In the food industry, residual food debris is also recognized as a hazard that may cause foodborne illness. Food residues on surfaces are the source of nutrients for microorganisms. Moreover, it is known that organic matter can interfere with the antimicrobial activity of disinfectants in at least two ways (16). In general, this interference occurs due to a chemical reaction between the germicide and the organic matter, resulting in a complex that is less germicidal, reducing the active germicide available for disinfection and sterilization or totally eliminating germicidal activity. Alternatively, the organic material can protect microorganisms from the germicide by acting as a physical barrier. Bacteria including opportunistic pathogens can adhere to, be protected by, proliferate, and form biofilms within any residual food debris. Therefore, the A3 test, which can indicate inadequate cleaning, is useful for monitoring risks for allergen cross-contact and foodborne illness.
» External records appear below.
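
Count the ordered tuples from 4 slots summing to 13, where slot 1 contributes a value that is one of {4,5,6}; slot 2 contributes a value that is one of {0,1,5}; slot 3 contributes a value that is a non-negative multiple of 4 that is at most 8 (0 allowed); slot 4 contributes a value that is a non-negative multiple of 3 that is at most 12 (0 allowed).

The generating function for the choices is (t^4 + t^5 + t^6)·(1 + t + t^5)·(1 + t^4 + t^8)·(1 + t^3 + t^6 + t^9 + t^12); the count is [t^13].
(t^4 + t^5 + t^6) has coefficients 0,0,0,0,1,1,1 for degrees 0…6.
(1 + t + t^5) has coefficients 1,1,0,0,0,1,0,0,0,0,0,0,0,0 for degrees 0…13.
Multiplying by (1 + t^4 + t^8) gives running coefficients 1,1,0,0,1,2,0,0,1,2,0,0,0,1 for degrees 0…13.
Finally multiplying by (1 + t^3 + t^6 + t^9 + t^12), the product of all factors after the first has coefficients 1,1,0,1,2,2,1,2,3,3,2,3,3,3 for degrees 0…13.
[t^13] = 1·3 + 1·3 + 1·2 = 8.

8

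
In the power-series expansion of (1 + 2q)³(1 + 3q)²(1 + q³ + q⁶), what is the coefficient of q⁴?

(1 + 2q)³ has coefficients 1,6,12,8 for degrees 0…3.
(1 + 3q)² has coefficients 1,6,9,0,0 for degrees 0…4.
Finally multiplying by (1 + q³ + q⁶), the product of all factors after the first has coefficients 1,6,9,1,6 for degrees 0…4.
[q⁴] = 1·6 + 6·1 + 12·9 + 8·6 = 168.

168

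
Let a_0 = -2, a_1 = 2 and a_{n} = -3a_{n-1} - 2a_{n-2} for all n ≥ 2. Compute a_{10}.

-2

The ordinary generating function has denominator 1 + 3t + 2t^2.
Iterating the recurrence: a_0,…,a_{10} = -2, 2, -2, 2, -2, 2, -2, 2, -2, 2, -2.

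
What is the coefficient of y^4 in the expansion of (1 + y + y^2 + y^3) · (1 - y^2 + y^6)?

(1 + y + y^2 + y^3) has coefficients 1,1,1,1 for degrees 0…3.
(1 - y^2 + y^6) has coefficients 1,0,-1,0,0 for degrees 0…4.
[y^4] = 1·0 + 1·0 + 1·(-1) + 1·0 = -1.

-1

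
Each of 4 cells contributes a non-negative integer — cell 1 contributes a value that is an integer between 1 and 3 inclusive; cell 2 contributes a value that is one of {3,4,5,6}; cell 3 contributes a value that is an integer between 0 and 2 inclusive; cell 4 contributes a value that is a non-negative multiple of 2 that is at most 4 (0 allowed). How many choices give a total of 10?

The generating function for the choices is (q + q^2 + q^3)·(q^3 + q^4 + q^5 + q^6)·(1 + q + q^2)·(1 + q^2 + q^4); the count is [q^10].
(q + q^2 + q^3) has coefficients 0,1,1,1 for degrees 0…3.
(q^3 + q^4 + q^5 + q^6) has coefficients 0,0,0,1,1,1,1,0,0,0,0 for degrees 0…10.
Multiplying by (1 + q + q^2) gives running coefficients 0,0,0,1,2,3,3,2,1,0,0 for degrees 0…10.
Finally multiplying by (1 + q^2 + q^4), the product of all factors after the first has coefficients 0,0,0,1,2,4,5,6,6,5,4 for degrees 0…10.
[q^10] = 1·5 + 1·6 + 1·6 = 17.

17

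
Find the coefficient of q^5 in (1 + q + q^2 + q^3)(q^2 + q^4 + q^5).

3

(1 + q + q^2 + q^3) has coefficients 1,1,1,1 for degrees 0…3.
(q^2 + q^4 + q^5) has coefficients 0,0,1,0,1,1 for degrees 0…5.
[q^5] = 1·1 + 1·1 + 1·0 + 1·1 = 3.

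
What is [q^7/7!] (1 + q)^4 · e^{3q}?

174555

The EGF product rule gives c_7 = Σ_{k_1+k_2=7} C(7; k_1,k_2) · ∏ g_i(k_i), where (1+q)^4 gives the falling factorial (4)_k; e^{3q} gives (3)^k.
g_1(k) for k = 0…7: 1, 4, 12, 24, 24, 0, 0, 0.
g_2(k) for k = 0…7: 1, 3, 9, 27, 81, 243, 729, 2187.
c_7 = Σ_k C(7,k)·g_1(k)·g_2(7−k) = 1·1·2187 + 7·4·729 + 21·12·243 + 35·24·81 + 35·24·27 = 2187 + 20412 + 61236 + 68040 + 22680 = 174555.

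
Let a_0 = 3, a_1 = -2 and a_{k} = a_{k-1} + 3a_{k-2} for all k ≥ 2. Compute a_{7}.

166

The ordinary generating function has denominator 1 - q - 3q^2.
Iterating the recurrence: a_0,…,a_{7} = 3, -2, 7, 1, 22, 25, 91, 166.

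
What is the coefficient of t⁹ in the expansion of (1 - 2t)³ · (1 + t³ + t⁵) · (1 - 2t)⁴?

(1 - 2t)³ has coefficients 1,-6,12,-8 for degrees 0…3.
(1 + t³ + t⁵) has coefficients 1,0,0,1,0,1,0,0,0,0 for degrees 0…9.
Finally multiplying by (1 - 2t)⁴, the product of all factors after the first has coefficients 1,-8,24,-31,8,25,-40,40,-32,16 for degrees 0…9.
[t⁹] = 1·16 − 6·(-32) + 12·40 − 8·(-40) = 1008.

1008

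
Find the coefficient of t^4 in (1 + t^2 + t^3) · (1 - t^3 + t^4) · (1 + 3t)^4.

136

(1 + t^2 + t^3) has coefficients 1,0,1,1 for degrees 0…3.
(1 - t^3 + t^4) has coefficients 1,0,0,-1,1 for degrees 0…4.
Finally multiplying by (1 + 3t)^4, the product of all factors after the first has coefficients 1,12,54,107,70 for degrees 0…4.
[t^4] = 1·70 + 1·54 + 1·12 = 136.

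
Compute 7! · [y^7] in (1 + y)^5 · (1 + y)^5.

604800

The EGF product rule gives c_7 = Σ_{k_1+k_2=7} C(7; k_1,k_2) · ∏ g_i(k_i), where (1+y)^5 gives the falling factorial (5)_k; (1+y)^5 gives the falling factorial (5)_k.
g_1(k) for k = 0…7: 1, 5, 20, 60, 120, 120, 0, 0.
g_2(k) for k = 0…7: 1, 5, 20, 60, 120, 120, 0, 0.
c_7 = Σ_k C(7,k)·g_1(k)·g_2(7−k) = 21·20·120 + 35·60·120 + 35·120·60 + 21·120·20 = 50400 + 252000 + 252000 + 50400 = 604800.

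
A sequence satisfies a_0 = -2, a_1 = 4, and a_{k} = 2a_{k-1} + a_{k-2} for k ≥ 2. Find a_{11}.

The ordinary generating function has denominator 1 - 2x - x^2.
Iterating the recurrence: a_0,…,a_{11} = -2, 4, 6, 16, 38, 92, 222, 536, 1294, 3124, 7542, 18208.

18208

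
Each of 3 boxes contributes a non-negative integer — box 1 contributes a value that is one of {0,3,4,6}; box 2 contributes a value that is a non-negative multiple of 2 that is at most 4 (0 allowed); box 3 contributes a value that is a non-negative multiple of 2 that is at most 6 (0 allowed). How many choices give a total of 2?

2

The generating function for the choices is (1 + z³ + z⁴ + z⁶)·(1 + z² + z⁴)·(1 + z² + z⁴ + z⁶); the count is [z²].
(1 + z³ + z⁴ + z⁶) has coefficients 1,0,0 for degrees 0…2.
(1 + z² + z⁴) has coefficients 1,0,1 for degrees 0…2.
Finally multiplying by (1 + z² + z⁴ + z⁶), the product of all factors after the first has coefficients 1,0,2 for degrees 0…2.
[z²] = 1·2 = 2.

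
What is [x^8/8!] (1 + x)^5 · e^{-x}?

The EGF product rule gives c_8 = Σ_{k_1+k_2=8} C(8; k_1,k_2) · ∏ g_i(k_i), where (1+x)^5 gives the falling factorial (5)_k; e^{-x} gives (-1)^k.
g_1(k) for k = 0…8: 1, 5, 20, 60, 120, 120, 0, 0, 0.
g_2(k) for k = 0…8: 1, -1, 1, -1, 1, -1, 1, -1, 1.
c_8 = Σ_k C(8,k)·g_1(k)·g_2(8−k) = 1·1·1 + 8·5·(-1) + 28·20·1 + 56·60·(-1) + 70·120·1 + 56·120·(-1) = 1 − 40 + 560 − 3360 + 8400 − 6720 = -1159.

-1159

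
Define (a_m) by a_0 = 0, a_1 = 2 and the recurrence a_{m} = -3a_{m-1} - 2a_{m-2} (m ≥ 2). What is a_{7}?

254

The ordinary generating function has denominator 1 + 3t + 2t^2.
Iterating the recurrence: a_0,…,a_{7} = 0, 2, -6, 14, -30, 62, -126, 254.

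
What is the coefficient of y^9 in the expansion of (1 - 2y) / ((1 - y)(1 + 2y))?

-683

The denominator gives the recurrence a_n = −a_(n−1) + 2a_(n−2) for n ≥ 2; the numerator fixes a_0 = 1, a_1 = -3.
Iterating: 1, -3, 5, -11, 21, -43, 85, -171, 341, -683, so a_9 = -683.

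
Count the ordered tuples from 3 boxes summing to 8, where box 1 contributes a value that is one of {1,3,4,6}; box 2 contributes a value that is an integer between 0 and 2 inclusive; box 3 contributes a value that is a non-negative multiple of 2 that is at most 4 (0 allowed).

The generating function for the choices is (q + q³ + q⁴ + q⁶)·(1 + q + q²)·(1 + q² + q⁴); the count is [q⁸].
(q + q³ + q⁴ + q⁶) has coefficients 0,1,0,1,1,0,1 for degrees 0…6.
(1 + q + q²) has coefficients 1,1,1,0,0,0,0,0,0 for degrees 0…8.
Finally multiplying by (1 + q² + q⁴), the product of all factors after the first has coefficients 1,1,2,1,2,1,1,0,0 for degrees 0…8.
[q⁸] = 1·0 + 1·1 + 1·2 + 1·2 = 5.

5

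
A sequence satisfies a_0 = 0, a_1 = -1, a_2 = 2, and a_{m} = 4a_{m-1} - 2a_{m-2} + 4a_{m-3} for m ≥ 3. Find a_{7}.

The ordinary generating function has denominator 1 - 4z + 2z^2 - 4z^3.
Iterating the recurrence: a_0,…,a_{7} = 0, -1, 2, 10, 32, 116, 440, 1656.

1656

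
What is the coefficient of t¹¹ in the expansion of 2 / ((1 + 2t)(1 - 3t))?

Partial fractions give a closed form: a_n = (4/5)·(-2)^n + (6/5)·3^n.
At n = 11: a_11 = 210938.

210938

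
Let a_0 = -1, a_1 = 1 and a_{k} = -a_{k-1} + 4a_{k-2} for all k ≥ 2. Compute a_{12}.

The ordinary generating function has denominator 1 + t - 4t^2.
Iterating the recurrence: a_0,…,a_{12} = -1, 1, -5, 9, -29, 65, -181, 441, -1165, 2929, -7589, 19305, -49661.

-49661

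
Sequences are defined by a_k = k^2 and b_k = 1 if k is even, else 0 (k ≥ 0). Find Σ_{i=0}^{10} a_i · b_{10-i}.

220

The convolution is the x^10 coefficient of A(x)B(x).
Σ = 0·1 + 1·0 + 4·1 + 9·0 + 16·1 + 25·0 + 36·1 + 49·0 + 64·1 + 81·0 + 100·1 = 220.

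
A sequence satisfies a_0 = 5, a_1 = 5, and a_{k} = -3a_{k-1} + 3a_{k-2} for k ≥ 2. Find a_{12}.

The ordinary generating function has denominator 1 + 3x - 3x^2.
Iterating the recurrence: a_0,…,a_{12} = 5, 5, 0, 15, -45, 180, -675, 2565, -9720, 36855, -139725, 529740, -2008395.

-2008395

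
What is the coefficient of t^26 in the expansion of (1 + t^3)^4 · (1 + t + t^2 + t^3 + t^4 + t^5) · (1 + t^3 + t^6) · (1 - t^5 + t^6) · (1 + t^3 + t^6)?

31

(1 + t^3)^4 has coefficients 1,0,0,4,0,0,6,0,0,4,0,0,1 for degrees 0…12.
(1 + t + t^2 + t^3 + t^4 + t^5) has coefficients 1,1,1,1,1,1,0,0,0,0,0,0,0,0,0,0,0,0,0,0,0,0,0,0,0,0,0 for degrees 0…26.
Multiplying by (1 + t^3 + t^6) gives running coefficients 1,1,1,2,2,2,2,2,2,1,1,1,0,0,0,0,0,0,0,0,0,0,0,0,0,0,0 for degrees 0…26.
Multiplying by (1 - t^5 + t^6) gives running coefficients 1,1,1,2,2,1,2,2,1,1,1,1,0,0,1,0,0,1,0,0,0,0,0,0,0,0,0 for degrees 0…26.
Finally multiplying by (1 + t^3 + t^6), the product of all factors after the first has coefficients 1,1,1,3,3,2,5,5,3,5,5,3,3,3,3,1,1,3,0,0,2,0,0,1,0,0,0 for degrees 0…26.
[t^26] = 1·0 + 4·1 + 6·2 + 4·3 + 1·3 = 31.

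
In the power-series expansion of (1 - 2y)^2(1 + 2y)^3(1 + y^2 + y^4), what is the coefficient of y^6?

(1 - 2y)^2 has coefficients 1,-4,4 for degrees 0…2.
(1 + 2y)^3 has coefficients 1,6,12,8,0,0,0 for degrees 0…6.
Finally multiplying by (1 + y^2 + y^4), the product of all factors after the first has coefficients 1,6,13,14,13,14,12 for degrees 0…6.
[y^6] = 1·12 − 4·14 + 4·13 = 8.

8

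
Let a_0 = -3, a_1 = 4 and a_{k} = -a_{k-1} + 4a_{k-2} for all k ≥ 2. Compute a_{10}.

The ordinary generating function has denominator 1 + z - 4z^2.
Iterating the recurrence: a_0,…,a_{10} = -3, 4, -16, 32, -96, 224, -608, 1504, -3936, 9952, -25696.

-25696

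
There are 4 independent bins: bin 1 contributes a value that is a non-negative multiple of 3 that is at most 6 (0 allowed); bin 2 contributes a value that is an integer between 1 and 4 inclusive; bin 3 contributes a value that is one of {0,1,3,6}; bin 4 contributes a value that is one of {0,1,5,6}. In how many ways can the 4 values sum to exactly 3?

The generating function for the choices is (1 + t^3 + t^6)·(t + t^2 + t^3 + t^4)·(1 + t + t^3 + t^6)·(1 + t + t^5 + t^6); the count is [t^3].
(1 + t^3 + t^6) has coefficients 1,0,0,1 for degrees 0…3.
(t + t^2 + t^3 + t^4) has coefficients 0,1,1,1 for degrees 0…3.
Multiplying by (1 + t + t^3 + t^6) gives running coefficients 0,1,2,2 for degrees 0…3.
Finally multiplying by (1 + t + t^5 + t^6), the product of all factors after the first has coefficients 0,1,3,4 for degrees 0…3.
[t^3] = 1·4 + 1·0 = 4.

4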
In summary, the amounts of A3 in many allergenic foods were shown to be larger by several orders of magnitude than those of ATP. In this study, the detection limits for allergenic food using the A3 and ATP tests, the protein swab test, and LFI were indicated. In this study, LFI showed better sensitivities than the A3 test for many foods; on the other hand, the A3 test is faster and less expensive. It is easier to record A3 test results, and the A3 test can monitor food allergens for which the LFI method is not commercially available. Therefore, the A3 test is useful to validate and verify the effectiveness of cleaning programs for the control of allergen cross-contact.
We appreciate Saitama Kikkoman Company for their great cooperation in providing field study data by allowing the use of their manufacturing facilities for this research.